Mais le Dr H continue de l’interroger.
- Qu’est ce qui s’est passé avec votre frère il y a un mois ? Il a fugué en laissant une lettre d’adieu. On l’a cherché dans toutes les forêts du département pendant plusieurs jours, on a fait plus de 200 km. En fait il était parti faire la bringue à Paris. Une vraie crise de post ado. Quel idiot, il a fait mal à ma mère en plus je lui en veux.
- Et comment est-ce que ça se passe le matin pour le petit déjeuner ? Malina se lève à 5h et prépare le repas pour son mari et son fils. Elle range, fait un peu de ménage, réveille l’enfant et le prépare.
- Mais le ménage vous en faîtes beaucoup lui demande le Dr H ? Ah oui, j’aime que ce soit propre alors quand je suis d’après midi, le matin je fais mes carreaux, je passe l’aspirateur. Je voulais même acheter l’aspirateur qui passe la nuit tout seul sans faire de bruit mais ça ne semble pas très fiable.
- Et votre mari il en pense quoi de ce ménage très soigneux ? Il trouve que j’en fait trop. Faut dire que je suis tout le contraire de ma mère. Elle c’est la bohème. Mais chez moi il faut que ce soit propre.
- Et qu’est ce que vous en pensez de tout ça ? Ben c’est un peu trop c’est sûr, mais dès que je vois une poussière par terre il faut que je la ramasse. Je ne supporte pas que tout ne soit pas nickel.
- Et vous ne pensez pas que tout cela puisse être lié à un genre d’angoisse de quelque chose ? Et vous Docteur ?
- Moi oui, j’ai l’impression que vous êtes angoissée par quelque chose que vous n’arrivez pas à exprimer. Ça vous dirait d’en parler à un psychiatre ou à un psychologue ? Pourquoi pas, c’est vrai que je suis tendue en ce moment. Oui c’est une bonne idée.
Dans la discussion nous apprenons également qu’elle a fait un déni de grossesse. Elle ne prend pas de contraception (uniquement des préservatifs avec son ami).
A la fin de cette longue consultation, Malina nous quitte avec une ordonnance pour son bilan de débrouillage et une lettre pour un RV avec le psychologue pratiquant la psychothérapie cognitivo comportementale qu’il lui sied de rencontrer et d’essayer et un arrêt de travail de quelques jours. L’orientation organique de ses épisodes récents de malaises et d’asthénie de l’après-midi le dispute à l’orientation psychologique. Et moi je suis un peu penaud de ne pas avoir su creuser aussi loin par moi-même, de n’avoir su ni approfondir la séquence des malaises et leur allure hypoglycémique ni ouvrir la porte de sa vie intérieure, alerté que j’aurais du être par l’épisode de la fugue du frère (pourquoi a-t-elle finalement consulté pour cela le mois dernier ?), la notion de déni de grossesse, les remarques hypochondriaques et l’insaisissable malaise qui régnait dans cet échange, une sensation d’être trimballé, que je ressentais mais ne savais pas utiliser pour rebondir.
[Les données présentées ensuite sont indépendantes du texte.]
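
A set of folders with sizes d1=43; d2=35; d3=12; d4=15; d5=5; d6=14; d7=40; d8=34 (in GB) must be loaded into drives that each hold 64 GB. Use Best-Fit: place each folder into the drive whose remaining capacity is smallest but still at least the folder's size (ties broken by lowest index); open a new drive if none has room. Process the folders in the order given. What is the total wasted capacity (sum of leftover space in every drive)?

58

d1 (43 GB) → drive 1 (remaining 21 GB)
d2 (35 GB) → drive 2 (remaining 29 GB)
d3 (12 GB) → drive 1 (remaining 9 GB)
d4 (15 GB) → drive 2 (remaining 14 GB)
d5 (5 GB) → drive 1 (remaining 4 GB)
d6 (14 GB) → drive 2 (remaining 0 GB)
d7 (40 GB) → drive 3 (remaining 24 GB)
d8 (34 GB) → drive 4 (remaining 30 GB)
4 drives × 64 GB = 256 GB; used 198 GB; unused 58 GB.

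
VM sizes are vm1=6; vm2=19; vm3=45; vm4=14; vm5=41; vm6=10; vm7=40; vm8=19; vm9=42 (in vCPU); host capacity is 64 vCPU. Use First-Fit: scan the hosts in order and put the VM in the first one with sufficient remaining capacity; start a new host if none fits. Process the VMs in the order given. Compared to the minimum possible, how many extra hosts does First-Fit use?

1

First-Fit: [6,19,14,10] [45,19] [41] [40] [42] → 5 hosts.
Total size 236 vCPU; any packing needs at least ⌈236/64⌉ = 4 hosts.
An optimal packing achieves that bound: [45,19] [42,19] [41,14,6] [40,10] → 4 hosts.
Excess: 5 − 4 = 1.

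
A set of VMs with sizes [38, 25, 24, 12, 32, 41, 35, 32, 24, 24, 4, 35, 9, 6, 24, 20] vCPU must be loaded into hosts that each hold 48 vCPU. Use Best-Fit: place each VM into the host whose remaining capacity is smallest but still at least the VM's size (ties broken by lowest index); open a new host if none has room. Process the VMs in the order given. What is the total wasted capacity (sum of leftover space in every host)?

95

host 1: place 38 vCPU, 10 vCPU left
host 2: place 25 vCPU, 23 vCPU left
host 3: place 24 vCPU, 24 vCPU left
host 2: place 12 vCPU, 11 vCPU left
host 4: place 32 vCPU, 16 vCPU left
host 5: place 41 vCPU, 7 vCPU left
host 6: place 35 vCPU, 13 vCPU left
host 7: place 32 vCPU, 16 vCPU left
host 3: place 24 vCPU, 0 vCPU left
host 8: place 24 vCPU, 24 vCPU left
host 5: place 4 vCPU, 3 vCPU left
host 9: place 35 vCPU, 13 vCPU left
host 1: place 9 vCPU, 1 vCPU left
host 2: place 6 vCPU, 5 vCPU left
host 8: place 24 vCPU, 0 vCPU left
host 10: place 20 vCPU, 28 vCPU left
10 hosts × 48 vCPU = 480 vCPU; used 385 vCPU; unused 95 vCPU.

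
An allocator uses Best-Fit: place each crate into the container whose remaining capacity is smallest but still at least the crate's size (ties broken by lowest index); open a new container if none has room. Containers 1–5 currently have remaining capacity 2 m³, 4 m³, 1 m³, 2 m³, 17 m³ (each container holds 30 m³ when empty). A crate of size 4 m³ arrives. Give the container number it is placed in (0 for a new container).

Containers with room: container 2 (4 m³), container 5 (17 m³).
Tightest fit is container 2 with 4 m³ free.

2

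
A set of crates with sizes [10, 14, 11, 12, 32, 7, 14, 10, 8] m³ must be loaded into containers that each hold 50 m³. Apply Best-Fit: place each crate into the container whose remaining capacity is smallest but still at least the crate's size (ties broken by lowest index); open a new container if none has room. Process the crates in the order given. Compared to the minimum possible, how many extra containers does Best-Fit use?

Best-Fit: [10,14,11,12] [32,7,10] [14,8] → 3 containers.
Total size 118 m³; any packing needs at least ⌈118/50⌉ = 3 containers.
So 3 is already optimal.

0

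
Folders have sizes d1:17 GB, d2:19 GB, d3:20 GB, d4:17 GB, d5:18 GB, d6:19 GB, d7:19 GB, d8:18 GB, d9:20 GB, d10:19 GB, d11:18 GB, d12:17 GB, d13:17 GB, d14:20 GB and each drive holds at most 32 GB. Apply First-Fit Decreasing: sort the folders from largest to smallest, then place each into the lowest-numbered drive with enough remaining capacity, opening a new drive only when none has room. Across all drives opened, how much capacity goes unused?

190

Sorted descending: 20, 20, 20, 19, 19, 19, 19, 18, 18, 18, 17, 17, 17, 17.
20 GB → drive 1 (remaining 12 GB)
20 GB → drive 2 (remaining 12 GB)
20 GB → drive 3 (remaining 12 GB)
19 GB → drive 4 (remaining 13 GB)
19 GB → drive 5 (remaining 13 GB)
19 GB → drive 6 (remaining 13 GB)
19 GB → drive 7 (remaining 13 GB)
18 GB → drive 8 (remaining 14 GB)
18 GB → drive 9 (remaining 14 GB)
18 GB → drive 10 (remaining 14 GB)
17 GB → drive 11 (remaining 15 GB)
17 GB → drive 12 (remaining 15 GB)
17 GB → drive 13 (remaining 15 GB)
17 GB → drive 14 (remaining 15 GB)
14 drives × 32 GB = 448 GB; used 258 GB; unused 190 GB.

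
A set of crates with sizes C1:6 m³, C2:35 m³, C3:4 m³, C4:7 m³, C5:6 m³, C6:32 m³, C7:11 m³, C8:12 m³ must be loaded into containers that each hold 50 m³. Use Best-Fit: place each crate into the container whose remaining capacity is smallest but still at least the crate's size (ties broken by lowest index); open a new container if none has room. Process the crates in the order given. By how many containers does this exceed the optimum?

Best-Fit: [6,35,4] [7,6,32] [11,12] → 3 containers.
Total size 113 m³; any packing needs at least ⌈113/50⌉ = 3 containers.
So 3 is already optimal.

0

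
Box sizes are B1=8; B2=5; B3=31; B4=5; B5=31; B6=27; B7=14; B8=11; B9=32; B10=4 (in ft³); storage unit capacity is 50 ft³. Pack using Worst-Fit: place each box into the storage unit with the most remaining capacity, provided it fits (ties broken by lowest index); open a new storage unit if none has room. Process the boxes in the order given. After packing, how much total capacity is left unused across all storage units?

32

Put B1 (8 ft³) in storage unit 1; 42 ft³ remain.
Put B2 (5 ft³) in storage unit 1; 37 ft³ remain.
Put B3 (31 ft³) in storage unit 1; 6 ft³ remain.
Put B4 (5 ft³) in storage unit 1; 1 ft³ remain.
Put B5 (31 ft³) in storage unit 2; 19 ft³ remain.
Put B6 (27 ft³) in storage unit 3; 23 ft³ remain.
Put B7 (14 ft³) in storage unit 3; 9 ft³ remain.
Put B8 (11 ft³) in storage unit 2; 8 ft³ remain.
Put B9 (32 ft³) in storage unit 4; 18 ft³ remain.
Put B10 (4 ft³) in storage unit 4; 14 ft³ remain.
4 storage units × 50 ft³ = 200 ft³; used 168 ft³; unused 32 ft³.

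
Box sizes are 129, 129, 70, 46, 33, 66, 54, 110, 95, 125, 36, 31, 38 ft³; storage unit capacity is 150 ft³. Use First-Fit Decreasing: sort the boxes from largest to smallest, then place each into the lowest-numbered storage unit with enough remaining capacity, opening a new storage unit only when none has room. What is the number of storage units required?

7 storage units

Sorted descending: 129, 129, 125, 110, 95, 70, 66, 54, 46, 38, 36, 33, 31.
129 ft³ → storage unit 1 (remaining 21 ft³)
129 ft³ → storage unit 2 (remaining 21 ft³)
125 ft³ → storage unit 3 (remaining 25 ft³)
110 ft³ → storage unit 4 (remaining 40 ft³)
95 ft³ → storage unit 5 (remaining 55 ft³)
70 ft³ → storage unit 6 (remaining 80 ft³)
66 ft³ → storage unit 6 (remaining 14 ft³)
54 ft³ → storage unit 5 (remaining 1 ft³)
46 ft³ → storage unit 7 (remaining 104 ft³)
38 ft³ → storage unit 4 (remaining 2 ft³)
36 ft³ → storage unit 7 (remaining 68 ft³)
33 ft³ → storage unit 7 (remaining 35 ft³)
31 ft³ → storage unit 7 (remaining 4 ft³)
Final storage units: [129] [129] [125] [110,38] [95,54] [70,66] [46,36,33,31].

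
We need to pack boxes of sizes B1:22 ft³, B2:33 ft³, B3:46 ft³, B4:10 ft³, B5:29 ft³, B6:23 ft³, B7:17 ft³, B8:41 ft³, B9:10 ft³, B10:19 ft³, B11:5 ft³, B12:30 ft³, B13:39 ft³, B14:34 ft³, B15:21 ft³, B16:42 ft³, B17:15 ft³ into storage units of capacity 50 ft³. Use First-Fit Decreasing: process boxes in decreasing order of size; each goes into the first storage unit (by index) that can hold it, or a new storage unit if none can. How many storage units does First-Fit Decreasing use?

10

Sorted descending: 46, 42, 41, 39, 34, 33, 30, 29, 23, 22, 21, 19, 17, 15, 10, 10, 5.
Put 46 ft³ in storage unit 1; 4 ft³ remain.
Put 42 ft³ in storage unit 2; 8 ft³ remain.
Put 41 ft³ in storage unit 3; 9 ft³ remain.
Put 39 ft³ in storage unit 4; 11 ft³ remain.
Put 34 ft³ in storage unit 5; 16 ft³ remain.
Put 33 ft³ in storage unit 6; 17 ft³ remain.
Put 30 ft³ in storage unit 7; 20 ft³ remain.
Put 29 ft³ in storage unit 8; 21 ft³ remain.
Put 23 ft³ in storage unit 9; 27 ft³ remain.
Put 22 ft³ in storage unit 9; 5 ft³ remain.
Put 21 ft³ in storage unit 8; 0 ft³ remain.
Put 19 ft³ in storage unit 7; 1 ft³ remain.
Put 17 ft³ in storage unit 6; 0 ft³ remain.
Put 15 ft³ in storage unit 5; 1 ft³ remain.
Put 10 ft³ in storage unit 4; 1 ft³ remain.
Put 10 ft³ in storage unit 10; 40 ft³ remain.
Put 5 ft³ in storage unit 2; 3 ft³ remain.
Final storage units: [46] [42,5] [41] [39,10] [34,15] [33,17] [30,19] [29,21] [23,22] [10].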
En débriefe je comprend, qu’en partie, les alertes que j’ai ressenties sont celles qui ont fait avancer le Dr H. Parce qu’il n’était pas satisfait de l’avancée en aveugle, parce que la seule hypothèse d’hypoglycémie post-prandiale ne suffisait pas à lui donner satisfaction, parce que quelque chose continuait à clocher, sans forcer, pour l’essentiel en écoutant, relançant, stimulant, le Dr H avait fait avancer d’un grand pas la compréhension de la situation.